1. Terminologische Vorbemerkungen

Der Terminus „Kanonformel“ ist in der Forschung zu Recht umstritten. Das „Kanon“-Konzept (→ Kanon) ist für die biblische Zeit ein Anachronismus. Als Charakterisierung einer „vollständigen, klar abgegrenzten Liste der in ihrer Gesamtheit autoritativen, religiös maßgeblichen Schriften“ (Frey, 26) begegnet das Lexem als Adjektiv erstmals in der 2. Hälfte des 4. Jh.s n. Chr. in christlichen Dokumenten. „Kanon“ ist mithin ein nachbiblisches und in erster Linie christliches Konzept. Das schließt nicht aus, dass die Formel – insbesondere in ihrer nachalttestamentlichen Wirkungsgeschichte (vgl. dazu van Unnik 1949 und 1978 sowie Veltri) – von Bedeutung war für die prozesshafte Herausbildung einer autoritativen Schriftensammlung, den sogenannten „kanonischen Prozess“ (vgl. zu diesem Ausdruck Frey, 60-63).
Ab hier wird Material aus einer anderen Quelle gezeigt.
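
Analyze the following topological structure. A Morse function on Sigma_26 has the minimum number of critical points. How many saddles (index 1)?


A perfect Morse function has m_k = b_k.
For Sigma_26: b_0=1, b_1=2g=52, b_2=1.
Saddles m_1 = 2g = 52

52


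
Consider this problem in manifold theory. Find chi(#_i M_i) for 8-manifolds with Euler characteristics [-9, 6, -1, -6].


For n-manifolds: chi(A#B) = chi(A) + chi(B) - chi(S^8).
chi(S^8) = 1 + (-1)^8 = 2.
chi(#) = (sum chi_i) - (4-1)*chi(S^8) = -10 - 3*2 = -16

-16


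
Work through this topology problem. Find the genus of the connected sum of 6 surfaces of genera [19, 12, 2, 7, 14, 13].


Genus is additive under connected sum of orientable surfaces.
g = 19 + 12 + 2 + 7 + 14 + 13 = 67

67


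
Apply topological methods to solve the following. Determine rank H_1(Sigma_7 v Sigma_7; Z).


For a wedge: H_1(A v B) = H_1(A) + H_1(B).
b_1(Sigma_7) = 14, b_1(Sigma_7) = 14.
b_1 = 14 + 14 = 28

28


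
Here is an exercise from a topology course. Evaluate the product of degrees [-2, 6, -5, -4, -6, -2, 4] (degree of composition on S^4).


Degree is multiplicative: deg(composition) = product of degrees.
= (-2) * (6) * (-5) * (-4) * (-6) * (-2) * (4) = -11520

-11520


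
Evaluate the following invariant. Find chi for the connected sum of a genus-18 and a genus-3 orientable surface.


chi(Sigma_18) = 2 - 2*18 = -34
chi(Sigma_3) = 2 - 2*3 = -4
For surfaces: chi(A#B) = chi(A) + chi(B) - 2.
chi = -34 + -4 - 2 = -40

-40


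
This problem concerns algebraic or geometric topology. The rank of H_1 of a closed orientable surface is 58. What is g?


For a closed orientable surface: b_1 = 2g.
58 = 2g
g = 58 / 2 = 29

29


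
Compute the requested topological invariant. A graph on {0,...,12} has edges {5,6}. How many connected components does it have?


Run DFS/union-find over 13 vertices.
V = 13, E = 1.
Number of components = 12

12


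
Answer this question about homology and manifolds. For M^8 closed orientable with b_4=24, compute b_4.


Poincare duality for closed orientable n-manifolds: b_k = b_{n-k}.
Here n = 8, so b_4 = b_4 = 24

24


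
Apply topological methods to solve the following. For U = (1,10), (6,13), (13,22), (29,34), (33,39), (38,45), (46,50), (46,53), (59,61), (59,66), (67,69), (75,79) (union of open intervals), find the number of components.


Sort and merge overlapping open intervals.
Merged: (1,13), (13,22), (29,45), (46,53), (59,66), (67,69), (75,79).
Number of components = 7

7


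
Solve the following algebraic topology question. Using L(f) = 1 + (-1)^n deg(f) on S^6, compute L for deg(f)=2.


On S^6: L(f) = tr(f_0*) + (-1)^6 tr(f_6*) = 1 + (-1)^6 * deg(f).
L(f) = 1 + (-1)^6 * 2 = 1 + 2 = 3

3


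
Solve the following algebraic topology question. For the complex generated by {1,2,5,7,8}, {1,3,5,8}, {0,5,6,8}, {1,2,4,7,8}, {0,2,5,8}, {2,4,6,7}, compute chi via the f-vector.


Enumerate all faces; f-vector: f_0=9, f_1=26, f_2=28, f_3=13, f_4=2.
chi = sum (-1)^k f_k = 0

0


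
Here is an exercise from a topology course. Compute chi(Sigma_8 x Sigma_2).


chi(Sigma_8) = 2 - 2*8 = -14
chi(Sigma_2) = 2 - 2*2 = -2
chi(product) = (-14) * (-2) = 28

28


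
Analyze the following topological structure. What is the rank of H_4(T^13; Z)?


By the Kunneth formula, b_k(T^n) = C(n,k).
b_4(T^13) = C(13,4).
C(13,4) = 13!/(4!*9!) = 715

715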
Für die Änderungsverbote im Alten Testament bieten sich alternative Bezeichnungen an, die jedoch zum Teil ebenfalls Probleme bergen: So basiert der Ausdruck „Ptahhotep-Formel“ auf einem mittlerweile anders gedeuteten Beleg in der gleichnamigen ägyptischen Lehre (zur Kritik: Vonach 1997, 74f). Die Bezeichnung „Wortsicherungs-“ bzw. „Wortlautsicherungsformel“ könnte die Vorstellung einer bis in den Wortlaut fixierten Textgestalt nahelegen. Doch zeigt der Handschriftenbefund vom Toten Meer, dass das Bemühen um eine standardisierte Textgestalt selbst bei vergleichsweise autoritativen Texten wie den Deuteronomium-Handschriften vermutlich nicht vor dem 1. Jh. v. Chr. eingesetzt hat (vgl. Lange).
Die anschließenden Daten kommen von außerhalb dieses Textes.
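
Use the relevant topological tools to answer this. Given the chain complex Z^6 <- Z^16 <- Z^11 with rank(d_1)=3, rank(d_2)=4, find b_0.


rank H_k = rank(ker d_k) - rank(im d_{k+1}).
rank(ker d_0) = rank(C_0) - rank(d_0) = 6 - 0 = 6.
rank(im d_{0+1}) = 3.
rank H_0 = 6 - 3 = 3

3


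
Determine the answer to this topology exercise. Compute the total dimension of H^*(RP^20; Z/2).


H^k(RP^20; Z/2) = Z/2 for each 0 <= k <= 20.
Total dimension = 20 + 1 = 21

21


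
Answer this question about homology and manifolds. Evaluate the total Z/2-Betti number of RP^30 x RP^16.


dim H^*(RP^n; Z/2) = n+1 (one Z/2 in each degree 0..n).
Total Betti number is multiplicative.
Total = (30+1) * (16+1) = 31 * 17 = 527

527


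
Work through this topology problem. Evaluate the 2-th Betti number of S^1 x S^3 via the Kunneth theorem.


Each S^d has Poincare polynomial 1 + t^d.
The product S^1 x S^3 has Poincare polynomial prod(1+t^d_i).
Expanding: b_0=1, b_1=1, b_3=1, b_4=1.
b_2 = 0

0


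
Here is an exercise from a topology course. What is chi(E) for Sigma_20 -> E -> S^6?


chi(S^6) = 2 (n even), chi(Sigma_20) = 2 - 2*20 = -38.
chi(E) = 2 * (-38) = -76

-76


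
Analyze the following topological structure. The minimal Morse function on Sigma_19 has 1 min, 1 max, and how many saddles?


A perfect Morse function has m_k = b_k.
For Sigma_19: b_0=1, b_1=2g=38, b_2=1.
Saddles m_1 = 2g = 38

38


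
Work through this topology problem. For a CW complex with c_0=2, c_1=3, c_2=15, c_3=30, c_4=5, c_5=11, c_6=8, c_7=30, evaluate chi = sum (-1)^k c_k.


chi = sum_k (-1)^k c_k.
= (-1)^0*2 + (-1)^1*3 + (-1)^2*15 + (-1)^3*30 + (-1)^4*5 + (-1)^5*11 + (-1)^6*8 + (-1)^7*30
= (2) + (-3) + (15) + (-30) + (5) + (-11) + (8) + (-30)
= -44

-44


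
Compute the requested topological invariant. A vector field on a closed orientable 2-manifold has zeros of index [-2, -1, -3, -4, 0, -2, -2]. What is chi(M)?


Poincare-Hopf: chi(M) = sum of indices of zeros.
chi = (-2) + (-1) + (-3) + (-4) + (0) + (-2) + (-2) = -14

-14


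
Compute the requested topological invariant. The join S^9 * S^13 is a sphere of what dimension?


Join of spheres: S^m * S^n = S^{m+n+1}.
dim = 9 + 13 + 1 = 23

23


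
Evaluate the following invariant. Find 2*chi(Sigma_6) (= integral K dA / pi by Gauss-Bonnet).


Gauss-Bonnet: integral K dA = 2*pi*chi(M).
chi(Sigma_6) = 2 - 2*6 = -10.
(integral K dA)/pi = 2*chi = 2*(-10) = -20

-20


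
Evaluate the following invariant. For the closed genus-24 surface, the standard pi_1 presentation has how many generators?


Standard presentation: pi_1(Sigma_g) = <a_1,b_1,...,a_g,b_g | [a_1,b_1]...[a_g,b_g] = 1>.
Number of generators = 2g = 2*24 = 48

48


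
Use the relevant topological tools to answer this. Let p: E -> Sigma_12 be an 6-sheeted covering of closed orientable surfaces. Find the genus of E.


For an n-sheeted cover: chi(E) = n * chi(B).
chi(Sigma_12) = 2 - 2*12 = -22.
chi(E) = 6 * (-22) = -132.
genus(E) = (2 - chi(E))/2 = (2 - (-132))/2 = 134/2 = 67

67


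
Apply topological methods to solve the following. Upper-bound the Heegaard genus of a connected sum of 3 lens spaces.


Heegaard genus satisfies g(A#B) <= g(A) + g(B).
Each lens space has g = 1.
Upper bound: 3 * 1 = 3

3


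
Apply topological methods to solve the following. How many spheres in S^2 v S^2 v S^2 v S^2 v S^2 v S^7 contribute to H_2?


For a wedge of spheres, H_k (k>0) is free on one generator per sphere of dimension k.
Spheres of dimension 2: count = 5.
b_2 = 5

5


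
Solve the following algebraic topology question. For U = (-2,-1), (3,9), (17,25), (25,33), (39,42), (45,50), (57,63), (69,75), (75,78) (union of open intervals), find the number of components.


Sort and merge overlapping open intervals.
Merged: (-2,-1), (3,9), (17,25), (25,33), (39,42), (45,50), (57,63), (69,75), (75,78).
Number of components = 9

9


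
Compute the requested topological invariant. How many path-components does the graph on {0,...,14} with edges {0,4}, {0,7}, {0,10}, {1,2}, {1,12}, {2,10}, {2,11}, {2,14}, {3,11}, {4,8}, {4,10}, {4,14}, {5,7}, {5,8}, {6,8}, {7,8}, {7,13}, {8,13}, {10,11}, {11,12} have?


Run DFS/union-find over 15 vertices.
V = 15, E = 20.
Number of components = 2

2


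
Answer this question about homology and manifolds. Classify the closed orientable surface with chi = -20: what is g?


chi = 2 - 2g for closed orientable surfaces.
-20 = 2 - 2g
2g = 2 - (-20) = 22
g = 11

11


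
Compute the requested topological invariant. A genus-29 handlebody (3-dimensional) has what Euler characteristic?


A genus-g handlebody deformation retracts to a wedge of g circles.
chi(vee_g S^1) = 1 - g.
chi(H_29) = 1 - 29 = -28

-28


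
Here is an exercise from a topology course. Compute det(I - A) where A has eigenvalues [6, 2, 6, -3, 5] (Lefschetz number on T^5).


For a torus self-map: L(f) = det(I - A) where A acts on H_1.
L(f) = (1-6) * (1-2) * (1-6) * (1--3) * (1-5) = -5 * -1 * -5 * 4 * -4 = 400

400


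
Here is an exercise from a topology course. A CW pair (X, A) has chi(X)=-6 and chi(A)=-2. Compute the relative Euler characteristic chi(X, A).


Relative Euler characteristic: chi(X, A) = chi(X) - chi(A).
= -6 - (-2) = -4

-4


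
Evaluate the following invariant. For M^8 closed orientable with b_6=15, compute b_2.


Poincare duality for closed orientable n-manifolds: b_k = b_{n-k}.
Here n = 8, so b_2 = b_6 = 15

15


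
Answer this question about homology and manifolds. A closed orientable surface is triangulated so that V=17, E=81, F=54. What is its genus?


chi = V - E + F = 17 - 81 + 54 = -10
For orientable closed surface: chi = 2 - 2g, so g = (2 - chi)/2.
g = (2 - (-10)) / 2 = 12 / 2 = 6

6


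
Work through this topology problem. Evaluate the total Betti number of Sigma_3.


For Sigma_3: b_0 = 1, b_1 = 2g = 6, b_2 = 1.
Total = 1 + 6 + 1 = 8

8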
Im Hinblick auf die ursprüngliche Funktion der Wendung „nichts hinzufügen, nichts wegnehmen“ scheinen mir daher entweder formalere Bezeichnungen wie „Fixier-“ oder „Integritätsformel“ oder offenere Termini wie „Autoritätssicherungs-“ oder „Textsicherungsformel“ (wobei sich „Text“ sowohl auf gesprochene wie auf geschriebene Sprache bezieht) sachgemäßer zu sein.
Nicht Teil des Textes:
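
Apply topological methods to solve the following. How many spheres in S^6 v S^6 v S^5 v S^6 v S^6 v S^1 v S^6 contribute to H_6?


For a wedge of spheres, H_k (k>0) is free on one generator per sphere of dimension k.
Spheres of dimension 6: count = 5.
b_6 = 5

5


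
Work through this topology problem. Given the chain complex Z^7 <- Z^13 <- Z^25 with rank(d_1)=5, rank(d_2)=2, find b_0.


rank H_k = rank(ker d_k) - rank(im d_{k+1}).
rank(ker d_0) = rank(C_0) - rank(d_0) = 7 - 0 = 7.
rank(im d_{0+1}) = 5.
rank H_0 = 7 - 5 = 2

2


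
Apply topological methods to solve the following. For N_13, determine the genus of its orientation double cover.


chi(N_13) = 2 - 13 = -11.
Double cover: chi(Sigma_g) = 2 * chi(N_13) = 2*(-11) = -22.
2 - 2g = -22, so g = (2 - (-22))/2 = 24/2 = 12

12


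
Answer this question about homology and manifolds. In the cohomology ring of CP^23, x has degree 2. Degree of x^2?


|x| = 2 in H^*(CP^n).
|x^2| = 2 * |x| = 2 * 2 = 4

4


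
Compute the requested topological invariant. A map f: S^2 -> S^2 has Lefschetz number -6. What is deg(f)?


L(f) = 1 + (-1)^2 deg(f) on S^2.
-6 = 1 + (-1)^2 * deg(f)
(-1)^2 * deg(f) = -7
deg(f) = -7

-7


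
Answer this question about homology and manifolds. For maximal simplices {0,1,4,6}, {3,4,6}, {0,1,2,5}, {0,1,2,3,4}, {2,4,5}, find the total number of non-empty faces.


Each maximal simplex on m vertices has 2^m - 1 nonempty faces.
Take the union (dedupe shared faces).
Total distinct faces = 51

51


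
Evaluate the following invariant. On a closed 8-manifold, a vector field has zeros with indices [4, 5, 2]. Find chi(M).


Poincare-Hopf: chi(M) = sum of indices of zeros.
chi = (4) + (5) + (2) = 11

11


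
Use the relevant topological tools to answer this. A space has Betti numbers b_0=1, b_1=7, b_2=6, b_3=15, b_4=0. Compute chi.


chi = sum_k (-1)^k b_k.
= (1) + (-7) + (6) + (-15) + (0)
= -15

-15


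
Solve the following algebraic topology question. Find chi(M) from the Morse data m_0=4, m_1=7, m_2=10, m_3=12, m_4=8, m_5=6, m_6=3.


Morse theory: chi(M) = sum_k (-1)^k m_k where m_k = #(index-k critical points).
= (4) + (-7) + (10) + (-12) + (8) + (-6) + (3) = 0

0


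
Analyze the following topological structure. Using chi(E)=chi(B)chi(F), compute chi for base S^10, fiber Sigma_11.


chi(S^10) = 2 (n even), chi(Sigma_11) = 2 - 2*11 = -20.
chi(E) = 2 * (-20) = -40

-40


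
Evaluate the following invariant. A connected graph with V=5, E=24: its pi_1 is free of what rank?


For a connected graph: rank(pi_1) = b_1 = E - V + 1 = 1 - chi.
chi = V - E = 5 - 24 = -19.
rank = 1 - (-19) = 24 - 5 + 1 = 20

20


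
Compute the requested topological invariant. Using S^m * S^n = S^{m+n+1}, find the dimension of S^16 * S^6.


Join of spheres: S^m * S^n = S^{m+n+1}.
dim = 16 + 6 + 1 = 23

23


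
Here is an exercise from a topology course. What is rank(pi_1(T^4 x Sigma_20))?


pi_1(A x B) = pi_1(A) x pi_1(B); rank of abelianization = b_1.
b_1(T^4) = 4, b_1(Sigma_20) = 2*20 = 40.
b_1(product) = 4 + 40 = 44

44


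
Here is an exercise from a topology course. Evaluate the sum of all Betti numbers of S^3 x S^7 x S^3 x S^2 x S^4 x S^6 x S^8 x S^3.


Total Betti number is multiplicative under products.
Each S^d (d>=1) has total Betti number 2.
There are 8 sphere factors.
Total = 2^8 = 256

256


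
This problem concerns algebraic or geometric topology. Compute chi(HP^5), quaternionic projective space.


HP^5 has one cell in each dimension 0, 4, ..., 4*5 (5+1 cells, all even-dim).
chi = 5 + 1 = 6

6


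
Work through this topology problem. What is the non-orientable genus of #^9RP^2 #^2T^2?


Since a >= 1, the sum is non-orientable; each T^2 can be replaced by RP^2 # RP^2 (since T^2#RP^2 = 3RP^2).
Total crosscaps k = 9 + 2*2 = 13.
Check via chi: chi = 9*1 + 2*0 - (9+2-1)*2 = -11 = 2 - k = -11. Consistent.

13


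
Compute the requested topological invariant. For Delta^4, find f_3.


Delta^4 has 4+1 vertices. A 3-face is a choice of 3+1 vertices.
f_3 = C(4+1, 3+1) = C(5,4) = 5

5


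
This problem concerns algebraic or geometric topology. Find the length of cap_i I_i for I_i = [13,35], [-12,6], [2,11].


Intersection = [max(a_i), min(b_i)] = [13, 6].
Since 13 > 6, the intersection is empty.
Length = 0

0


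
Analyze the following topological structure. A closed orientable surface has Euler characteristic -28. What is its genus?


chi = 2 - 2g for closed orientable surfaces.
-28 = 2 - 2g
2g = 2 - (-28) = 30
g = 15

15


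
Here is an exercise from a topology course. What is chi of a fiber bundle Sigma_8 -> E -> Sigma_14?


For a fiber bundle F -> E -> B (with CW structure): chi(E) = chi(B) * chi(F).
chi(Sigma_14) = -26, chi(Sigma_8) = -14.
chi(E) = (-26) * (-14) = 364

364


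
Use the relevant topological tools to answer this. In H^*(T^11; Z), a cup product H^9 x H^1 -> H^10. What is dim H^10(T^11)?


Cup product: H^p x H^q -> H^{p+q}; here p+q = 9+1 = 10.
rank H^k(T^n) = C(n,k).
C(11,10) = 11

11


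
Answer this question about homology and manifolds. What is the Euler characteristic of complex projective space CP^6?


CP^6 has one cell in each even dimension 0, 2, ..., 2*6 (6+1 cells total).
All cells are even-dimensional, so chi = number of cells.
chi = 6 + 1 = 7

7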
2. Altorientalische Verwendungsweisen

Formelhafte Bestimmungen, die Texte vor Änderungen (Erweiterung, Kürzung, Tilgung etc.) schützen sollen, sind in der Antike von Griechenland über Kleinasien und die Levante bis Ägypten und Mesopotamien in unterschiedlichen Textsorten vielfach bezeugt. Oeming hat in einer gründlichen Untersuchung zehn Verwendungsweisen der altorientalischen Textsicherungsformeln namhaft gemacht: Demnach begegnen die Formeln „1. im Recht (Sicherung von Verträgen, Rechtskodizes, Kudurru-Urkunden); 2. in der Berufs-Ethik der Schreiber und der Boten (Tugend der Zuverlässigkeit); 3. in der Magie (Macht des korrekt reproduzierten Zauberwortes); 4. in der Schule (Ziel beim Auswendiglernen); 5. in der Königsideologie (zum Schutz des Namens des Königs in Ewigkeit); 6. in der Kunsttheorie (zur Definition des Schönen); 7. in der Ethik (als das Gute, was zu tun ist); 8. in der Literaturtheorie (im Begriff des Klassischen); 9. in der Historiographie (als Garant historischer Zuverlässigkeit); 10. in der religiösen Literatur (als Auszeichnung für das Offenbarte und das Inspirierte).“ (Oeming, 130f; vgl. zum altorientalischen Hintergrund auch Weinfeld, 261-265; Reuter; Vonach 1997; Levinson)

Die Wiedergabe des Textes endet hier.